Why don't problems we have with Israel at least once every year erupt into full-scale crises?
The Islamic roots of the Justice and Development Party (AK Party) prompt many local and foreign observers to analyze Ankara-Tel Aviv relations incorrectly because these people attempt to link Turkey's current attitude to being "pro-Islamic" and "pro-Arab." But they are seriously mistaken. The Turkish state has a tradition of developing a foreign policy based on principles and the facts in the field, not on emotions and convictions. In this regard, the new period of Turkish foreign policy is not a deviation. Those who manage Turkish foreign policy know very well that good relations with Israel are beneficial for both Turkey and the region. It is for this reason that the "zero problems with neighbors" policy that Turkey has been observing for seven years is not an approach that excludes Israel. Turkey's successful endeavor of starting indirect talks between Israel and Syria is evidence of this. It should not be forgotten that Turkey-Israel ties did not deteriorate because of the "one minute" protest in Davos but because of Israel's sudden bombardment on Gaza. A day before the attack, Turkey was as close to Tel Aviv as it was to Damascus.

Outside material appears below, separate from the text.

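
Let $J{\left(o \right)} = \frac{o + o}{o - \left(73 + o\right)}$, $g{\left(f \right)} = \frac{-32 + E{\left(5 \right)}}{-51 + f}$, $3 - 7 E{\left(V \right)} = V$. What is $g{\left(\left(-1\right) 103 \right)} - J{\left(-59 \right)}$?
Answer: $- \frac{55353}{39347} \approx -1.4068$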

If that had not been the case, Turkey would not have been able to mediate indirect talks between Israel and Syria. Turkey was not the side that ruined Turkey-Israel relations and neither is it the one that can repair it. Turkey is a country that is gaining more influence in the region, entering economic and social integration processes with neighboring countries and saying, "It is our mission to establish order" in the region.
Peace and stability in the Balkan-Caucasus-Middle East triangle is in the interest of Turkey. That is why Turkish diplomats are vigorously working to ensure an atmosphere of stability and security in the region. With a mission to create positive peace in the region, it's impossible for Turkey to be unresponsive to actors that escalate tension and deepen conflict. If Israel ignores peace efforts and sustains its "controlled tension" policy in the region then improving relations with Turkey will become nothing but a dream. Turkey does not need the special friendship of Israel or any other country in the region. But Israel particularly needs to become friends with Turkey and stay that way in the new period.
The principle that applies for Syria and Iran also applies for Israel. The only way to become friends and stay friends with Turkey is by sincerely wanting peace.